732. — DE MADAME DE SÉVIGNÉ À MADAME DE GRIGNAN.

À Paris, lundi 18e septembre.

J’attendois avec impatience votre lettre, ma fille, et j’avois besoin d’être instruite de l’état où vous êtes ; mais je n’ai jamais pu voir tout ce que vous me dites de vos réflexions et de votre repentir sur mon sujet sans fondre en larmes. Ah ! ma très-chère, que me voulez-vous dire de pénitence et de pardon ? Je ne vois plus rien que tout ce que vous avez d’aimable, et mon cœur est fait d’une manière pour vous, qu’encore que je sois sensible jusqu’à l’excès à tout ce qui vient de vous, un mot, une douceur, un retour, une caresse, une tendresse me désarme et me guérit en un moment, comme par une puissance miraculeuse ; et mon cœur[1] retrouve toute sa tendresse, qui sans se diminuer, change seulement de nom, selon les différents mouvements qu’elle me donne.

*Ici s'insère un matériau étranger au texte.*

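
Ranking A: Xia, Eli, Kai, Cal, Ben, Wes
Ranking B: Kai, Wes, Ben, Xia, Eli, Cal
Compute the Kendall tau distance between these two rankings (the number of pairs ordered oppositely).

Discordant pairs: 9

Assign each item its position (1..6) in the first ordering, then rewrite the second ordering as that position sequence:
positions: Xia→1, Eli→2, Kai→3, Cal→4, Ben→5, Wes→6
second ordering as positions: [3, 6, 5, 1, 2, 4]
Discordant pairs = inversions in this position sequence.
3: 1, 2 → 2
6: 5, 1, 2, 4 → 4
5: 1, 2, 4 → 3
1: 0
2: 0
4: 0
Total: 2 + 4 + 3 + 0 + 0 + 0 = 9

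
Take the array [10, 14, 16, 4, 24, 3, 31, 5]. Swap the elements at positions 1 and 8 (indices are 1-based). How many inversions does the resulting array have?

Positions 1 and 8 hold 10 and 5; after swapping, the array is [5, 14, 16, 4, 24, 3, 31, 10].
For each element, count later entries that are smaller:
5 → 4, 3 → 2
14 → 4, 3, 10 → 3
16 → 4, 3, 10 → 3
4 → 3 → 1
24 → 3, 10 → 2
3 → none → 0
31 → 10 → 1
10 → none → 0
Sum: 2 + 3 + 3 + 1 + 2 + 0 + 1 + 0 = 12

12 inversions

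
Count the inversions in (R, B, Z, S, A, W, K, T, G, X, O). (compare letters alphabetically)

Count, for each position, how many later elements it exceeds:
R → B, A, K, G, O → 5
B → A → 1
Z → S, A, W, K, T, G, X, O → 8
S → A, K, G, O → 4
A → none → 0
W → K, T, G, O → 4
K → G → 1
T → G, O → 2
G → none → 0
X → O → 1
O → none → 0
Sum: 5 + 1 + 8 + 4 + 0 + 4 + 1 + 2 + 0 + 1 + 0 = 26

Inversions: 26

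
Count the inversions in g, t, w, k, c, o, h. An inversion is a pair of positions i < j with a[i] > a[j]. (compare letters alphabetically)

12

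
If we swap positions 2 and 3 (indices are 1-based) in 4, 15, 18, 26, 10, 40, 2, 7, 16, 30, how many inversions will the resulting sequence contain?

Positions 2 and 3 hold 15 and 18; after swapping, the array is [4, 18, 15, 26, 10, 40, 2, 7, 16, 30].
Count, for each position, how many later elements it exceeds:
4 → 2 → 1
18 → 15, 10, 2, 7, 16 → 5
15 → 10, 2, 7 → 3
26 → 10, 2, 7, 16 → 4
10 → 2, 7 → 2
40 → 2, 7, 16, 30 → 4
2 → none → 0
7 → none → 0
16 → none → 0
30 → none → 0
Sum: 1 + 5 + 3 + 4 + 2 + 4 + 0 + 0 + 0 + 0 = 19

19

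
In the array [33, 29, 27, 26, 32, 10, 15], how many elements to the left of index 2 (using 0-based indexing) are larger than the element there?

2 such elements

The element at index 2 is 27.
Elements before it: 33, 29
Those larger than 27: 33, 29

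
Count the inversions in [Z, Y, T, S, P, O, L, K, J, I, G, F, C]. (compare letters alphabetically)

For each element, count later entries that are smaller:
Z → Y, T, S, P, O, L, K, J, I, G, F, C → 12
Y → T, S, P, O, L, K, J, I, G, F, C → 11
T → S, P, O, L, K, J, I, G, F, C → 10
S → P, O, L, K, J, I, G, F, C → 9
P → O, L, K, J, I, G, F, C → 8
O → L, K, J, I, G, F, C → 7
L → K, J, I, G, F, C → 6
K → J, I, G, F, C → 5
J → I, G, F, C → 4
I → G, F, C → 3
G → F, C → 2
F → C → 1
C → none → 0
Sum: 12 + 11 + 10 + 9 + 8 + 7 + 6 + 5 + 4 + 3 + 2 + 1 + 0 = 78

There are 78 inversions.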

Je vous ai dit ceci plusieurs fois, je vous le dis encore, et c’est une vérité ; je suis persuadée que vous ne voulez pas en abuser ; mais il est certain que vous faites toujours, en quelque façon que ce puisse être, la seule agitation de mon âme : jugez si. je suis sensiblement touchée de ce que vous me mandez[2]

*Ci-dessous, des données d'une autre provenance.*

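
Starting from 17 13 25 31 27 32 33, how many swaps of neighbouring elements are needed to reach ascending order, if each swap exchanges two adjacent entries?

2 swaps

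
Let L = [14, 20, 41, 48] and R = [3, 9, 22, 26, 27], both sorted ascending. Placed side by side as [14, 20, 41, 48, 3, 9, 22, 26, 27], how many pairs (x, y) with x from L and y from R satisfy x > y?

14 split inversions

Take each right-half value and tally the left-half values above it:
r = 3: 14, 20, 41, 48 → 4
r = 9: 14, 20, 41, 48 → 4
r = 22: 41, 48 → 2
r = 26: 41, 48 → 2
r = 27: 41, 48 → 2
Cross-inversions: 4 + 4 + 2 + 2 + 2 = 14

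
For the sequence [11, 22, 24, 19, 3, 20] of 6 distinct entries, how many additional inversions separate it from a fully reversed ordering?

Maximum inversions for 6 distinct elements is C(6, 2) = 6·5/2 = 15.
Current inversions — for each element, count later smaller elements:
11: 1
22: 3
24: 3
19: 1
3: 0
20: 0
Current total: 1 + 3 + 3 + 1 + 0 + 0 = 8
Shortfall: 15 − 8 = 7

7 inversions short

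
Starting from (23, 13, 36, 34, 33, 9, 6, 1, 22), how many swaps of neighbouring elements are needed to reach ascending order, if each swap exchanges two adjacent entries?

Adjacent swaps: 26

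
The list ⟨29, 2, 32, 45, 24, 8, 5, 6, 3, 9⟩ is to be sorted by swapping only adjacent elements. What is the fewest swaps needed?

29

Minimum adjacent swaps = number of inversions (each swap of adjacent out-of-order elements removes one inversion and no swap can remove more).
Count inversions — for each element, later elements that are smaller:
29: 2, 24, 8, 5, 6, 3, 9 → 7
2: none → 0
32: 24, 8, 5, 6, 3, 9 → 6
45: 24, 8, 5, 6, 3, 9 → 6
24: 8, 5, 6, 3, 9 → 5
8: 5, 6, 3 → 3
5: 3 → 1
6: 3 → 1
3: none → 0
9: none → 0
Total inversions: 7 + 0 + 6 + 6 + 5 + 3 + 1 + 1 + 0 + 0 = 29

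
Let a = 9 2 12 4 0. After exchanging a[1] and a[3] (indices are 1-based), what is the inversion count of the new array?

Inversions: 8

Positions 1 and 3 hold 9 and 12; after swapping, the array is [12, 2, 9, 4, 0].
Count, for each position, how many later elements it exceeds:
12 → 2, 9, 4, 0 → 4
2 → 0 → 1
9 → 4, 0 → 2
4 → 0 → 1
0 → none → 0
Sum: 4 + 1 + 2 + 1 + 0 = 8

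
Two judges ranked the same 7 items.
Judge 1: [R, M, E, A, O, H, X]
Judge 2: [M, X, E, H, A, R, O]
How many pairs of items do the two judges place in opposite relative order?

11 discordant pairs

Assign each item its position (1..7) in the first ordering, then rewrite the second ordering as that position sequence:
positions: R→1, M→2, E→3, A→4, O→5, H→6, X→7
second ordering as positions: [2, 7, 3, 6, 4, 1, 5]
Discordant pairs = inversions in this position sequence.
2: 1 → 1
7: 3, 6, 4, 1, 5 → 5
3: 1 → 1
6: 4, 1, 5 → 3
4: 1 → 1
1: 0
5: 0
Total: 1 + 5 + 1 + 3 + 1 + 0 + 0 = 11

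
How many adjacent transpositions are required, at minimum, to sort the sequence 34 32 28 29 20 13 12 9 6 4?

44 adjacent swaps

Minimum adjacent swaps = number of inversions (each swap of adjacent out-of-order elements removes one inversion and no swap can remove more).
Count inversions — for each element, later elements that are smaller:
34: 32, 28, 29, 20, 13, 12, 9, 6, 4 → 9
32: 28, 29, 20, 13, 12, 9, 6, 4 → 8
28: 20, 13, 12, 9, 6, 4 → 6
29: 20, 13, 12, 9, 6, 4 → 6
20: 13, 12, 9, 6, 4 → 5
13: 12, 9, 6, 4 → 4
12: 9, 6, 4 → 3
9: 6, 4 → 2
6: 4 → 1
4: none → 0
Total inversions: 9 + 8 + 6 + 6 + 5 + 4 + 3 + 2 + 1 + 0 = 44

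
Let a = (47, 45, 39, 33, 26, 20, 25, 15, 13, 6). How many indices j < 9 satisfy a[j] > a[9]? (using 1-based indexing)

The element at index 9 is 13.
Elements before it: 47, 45, 39, 33, 26, 20, 25, 15
Those larger than 13: 47, 45, 39, 33, 26, 20, 25, 15

8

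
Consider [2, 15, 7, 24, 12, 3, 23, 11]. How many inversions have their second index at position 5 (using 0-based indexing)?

The element at index 5 is 3.
Elements before it: 2, 15, 7, 24, 12
Those larger than 3: 15, 7, 24, 12

4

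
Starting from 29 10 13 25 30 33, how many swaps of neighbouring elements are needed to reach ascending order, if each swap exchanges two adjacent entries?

There are 3 swaps.

Each adjacent swap fixes exactly one inversion, so the minimum swap count equals the number of inversions.
Count inversions — for each element, later elements that are smaller:
29: 10, 13, 25 → 3
10: none → 0
13: none → 0
25: none → 0
30: none → 0
33: none → 0
Total inversions: 3 + 0 + 0 + 0 + 0 + 0 = 3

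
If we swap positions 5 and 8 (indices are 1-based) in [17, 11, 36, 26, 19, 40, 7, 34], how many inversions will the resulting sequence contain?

Positions 5 and 8 hold 19 and 34; after swapping, the array is [17, 11, 36, 26, 34, 40, 7, 19].
Count, for each position, how many later elements it exceeds:
17: 2
11: 1
36: 4
26: 2
34: 2
40: 2
7: 0
19: 0
Sum: 2 + 1 + 4 + 2 + 2 + 2 + 0 + 0 = 13

13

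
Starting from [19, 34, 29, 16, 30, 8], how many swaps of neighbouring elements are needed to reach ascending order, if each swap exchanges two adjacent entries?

10

The minimum number of adjacent swaps to sort an array equals its inversion count, since every such swap removes exactly one inversion.
Count inversions — for each element, later elements that are smaller:
19: 16, 8 → 2
34: 29, 16, 30, 8 → 4
29: 16, 8 → 2
16: 8 → 1
30: 8 → 1
8: none → 0
Total inversions: 2 + 4 + 2 + 1 + 1 + 0 = 10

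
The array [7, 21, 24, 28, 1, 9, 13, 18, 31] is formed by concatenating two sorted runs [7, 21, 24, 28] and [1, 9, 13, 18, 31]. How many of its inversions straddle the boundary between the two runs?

Count, for every r in R, how many entries of L exceed r:
r = 1: 7, 21, 24, 28 → 4
r = 9: 21, 24, 28 → 3
r = 13: 21, 24, 28 → 3
r = 18: 21, 24, 28 → 3
r = 31: none → 0
Cross-inversions: 4 + 3 + 3 + 3 + 0 = 13

Cross-inversions: 13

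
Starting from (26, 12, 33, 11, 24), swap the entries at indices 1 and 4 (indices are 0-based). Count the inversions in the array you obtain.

7

Positions 1 and 4 hold 12 and 24; after swapping, the array is [26, 24, 33, 11, 12].
Sweep left to right; for each value list the smaller values that follow it:
26 → 24, 11, 12 → 3
24 → 11, 12 → 2
33 → 11, 12 → 2
11 → none → 0
12 → none → 0
Sum: 3 + 2 + 2 + 0 + 0 = 7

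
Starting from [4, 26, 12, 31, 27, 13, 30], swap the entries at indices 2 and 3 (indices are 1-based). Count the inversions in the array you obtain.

Positions 2 and 3 hold 26 and 12; after swapping, the array is [4, 12, 26, 31, 27, 13, 30].
Sweep left to right; for each value list the smaller values that follow it:
4 → none → 0
12 → none → 0
26 → 13 → 1
31 → 27, 13, 30 → 3
27 → 13 → 1
13 → none → 0
30 → none → 0
Sum: 0 + 0 + 1 + 3 + 1 + 0 + 0 = 5

There are 5 inversions.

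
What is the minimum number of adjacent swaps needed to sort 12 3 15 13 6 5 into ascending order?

9 adjacent swaps

The minimum number of adjacent swaps to sort an array equals its inversion count, since every such swap removes exactly one inversion.
Count inversions — for each element, later elements that are smaller:
12: 3, 6, 5 → 3
3: none → 0
15: 13, 6, 5 → 3
13: 6, 5 → 2
6: 5 → 1
5: none → 0
Total inversions: 3 + 0 + 3 + 2 + 1 + 0 = 9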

Plût à Dieu, ma fille, que je pusse vous revoir à l’hôtel de Carnavalet, non pas pour huit jours, ni pour y faire pénitence, mais pour vous embrasser, et vous faire voir clairement que je ne puis être heureuse sans vous, et que les chagrins que l’amitié que j’ai pour vous m’a pu don-

  1. Lettre 732. 1. La fin de cette phrase, depuis « et mon cœur, » n’est pas dans l’édition de 1754.
  2. 2. Ce dernier membre de phrase manque aussi dans le texte de 1754.